The traditional concept of Privileged Account Management centered around a vault, which rotated user accounts and credentials according to policy. With this approach, passwords were changed as soon as users had finished their session. Over time, Privileged Account Management morphed into Privileged Access Management, which incorporated session proxies, improving network segmentation and security, and offered the ability to record what was happening within the network, while accounts themselves remained stored in the vault.


However, the problem with this approach is that you end up with what’s known as ‘standing privilege.’ In most environments, attackers are not interested in vaults or passwords per se; they are looking for artifacts in a network that can be leveraged to gain access to a privileged account and move laterally without being noticed. Therefore, the greater the number of privileged accounts, the bigger the attack surface available to attackers and the greater opportunity for lateral movement throughout a network.
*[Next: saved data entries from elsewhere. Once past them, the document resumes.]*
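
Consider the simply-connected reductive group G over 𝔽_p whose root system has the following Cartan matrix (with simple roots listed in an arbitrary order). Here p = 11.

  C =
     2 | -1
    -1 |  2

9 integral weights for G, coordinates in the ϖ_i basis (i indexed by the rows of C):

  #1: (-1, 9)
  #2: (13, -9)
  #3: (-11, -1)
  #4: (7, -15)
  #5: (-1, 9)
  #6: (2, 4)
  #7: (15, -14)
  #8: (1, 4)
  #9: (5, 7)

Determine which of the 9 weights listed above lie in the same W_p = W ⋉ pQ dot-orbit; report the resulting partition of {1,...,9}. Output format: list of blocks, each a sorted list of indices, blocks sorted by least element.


Root system A_2: the 2×2 matrix C matches after relabeling.

Folding the 9 weights λ_j+ρ into Ā_11 (reps in the given 2-coord order):

    1: (0, 10)
    2: (3, 5)
    3: (0, 10)
    4: (3, 5)
    5: (0, 10)
    6: (3, 5)
    7: (2, 6)
    8: (2, 5)
    9: (3, 5)

Grouping the 9 weights by Ā_11-representative: 4 linkage classes.

[[1, 3, 5], [2, 4, 6, 9], [7], [8]]


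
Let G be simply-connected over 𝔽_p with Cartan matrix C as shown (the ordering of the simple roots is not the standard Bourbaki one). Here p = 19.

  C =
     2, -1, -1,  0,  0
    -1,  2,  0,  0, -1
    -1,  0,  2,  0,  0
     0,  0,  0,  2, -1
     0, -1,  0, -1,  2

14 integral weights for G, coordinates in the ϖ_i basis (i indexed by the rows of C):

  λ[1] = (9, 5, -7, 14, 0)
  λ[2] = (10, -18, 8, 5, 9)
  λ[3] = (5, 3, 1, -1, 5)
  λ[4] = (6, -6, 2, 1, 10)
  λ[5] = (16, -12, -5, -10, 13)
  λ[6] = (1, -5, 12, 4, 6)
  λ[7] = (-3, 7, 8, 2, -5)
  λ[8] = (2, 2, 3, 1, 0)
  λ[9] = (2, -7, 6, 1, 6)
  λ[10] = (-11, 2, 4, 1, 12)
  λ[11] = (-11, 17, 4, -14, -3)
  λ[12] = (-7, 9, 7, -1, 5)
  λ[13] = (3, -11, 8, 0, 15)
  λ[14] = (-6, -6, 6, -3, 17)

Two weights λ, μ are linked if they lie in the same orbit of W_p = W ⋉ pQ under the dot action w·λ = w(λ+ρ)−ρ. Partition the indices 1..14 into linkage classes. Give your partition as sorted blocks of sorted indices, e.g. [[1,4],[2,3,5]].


C ↔ A_5 under row/col permutation; |W(A_5)| = 720.

λ_j+ρ reflected into Ā_19 (⟨·,θ^∨⟩≤19); 5-tuples as given:

  1: (3, 3, 4, 2, 1) · 2: (6, 4, 2, 0, 6) · 3: (6, 4, 2, 0, 6) · 4: (2, 5, 3, 2, 6) · 5: (2, 5, 3, 2, 6) · 6: (2, 2, 7, 1, 3) · 7: (2, 2, 7, 1, 3) · 8: (3, 3, 4, 2, 1) · 9: (3, 3, 4, 2, 1) · 10: (2, 5, 3, 2, 6) · 11: (2, 5, 3, 2, 6) · 12: (6, 4, 2, 0, 6) · 13: (6, 4, 2, 0, 6) · 14: (2, 5, 3, 2, 6)

Partition of {1..14} into 4 W_19-dot-orbits:

[[1, 8, 9], [2, 3, 12, 13], [4, 5, 10, 11, 14], [6, 7]]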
The traditional notion of PAM has lulled many into a false sense of security, which is where Privileged Activity Management comes in. The goal here is to fix the resulting standing privilege problem by only creating privilege when users use it. All administrative accounts that organizations use daily tend to be highly privileged, often with some super or admin user privileges attached. And as these accounts usually retain their privileges post-use, the more of these that an organization has, the bigger the security threat.


The best practice is to keep the environment as close to zero standing privilege as possible, which effectively means that no privileges are assigned to accounts when they are not in direct use. Privilege is only added when it’s needed during an ‘activity’ and it’s removed at the end of the session. These accounts then no longer pose a risk and cannot be leveraged by threat actors. This approach not only removes a means of lateral movement for a would-be attacker, but also significantly reduces the compliance burden facing organizations.


To use an analogy, we wouldn’t expect a fleet of taxis to wait outside our home, with each one pre-programmed to go to different destinations, just in case they are needed. And the same should be true of privileged accounts. In a traditional PAM paradigm, organizations have to maintain multiple accounts, one per “destination” (e.g., one for Active Directory and another for SQL Server), to avoid accumulating too much destructive power in a single account and reduce the potential damage. But the accounts are still there, like pre-programmed taxis outside your home. A zero-standing privilege model provides a greatly reduced attack surface and eases compliance headaches into the bargain, as privileges are removed at the end of each session (on-demand privilege).


In a time when cybercriminals are becoming increasingly advanced in their methods of attack, it is vital for organizations to ensure that they are as ready as possible. To keep their data safe and secure, they need to make sure they’re actively on the defense. It is high time to retire the conventional approach to Privileged Account Management. Modern Privileged Activity Management takes an extremely different approach. Providing each admin with just enough access to perform a specific task and only for as long as it takes to perform that task minimizes the risks that come from various admins and various platforms. Organizations can reduce their attack surface and remove opportunities for attackers to infiltrate security systems, while greatly reducing management overheads in the process.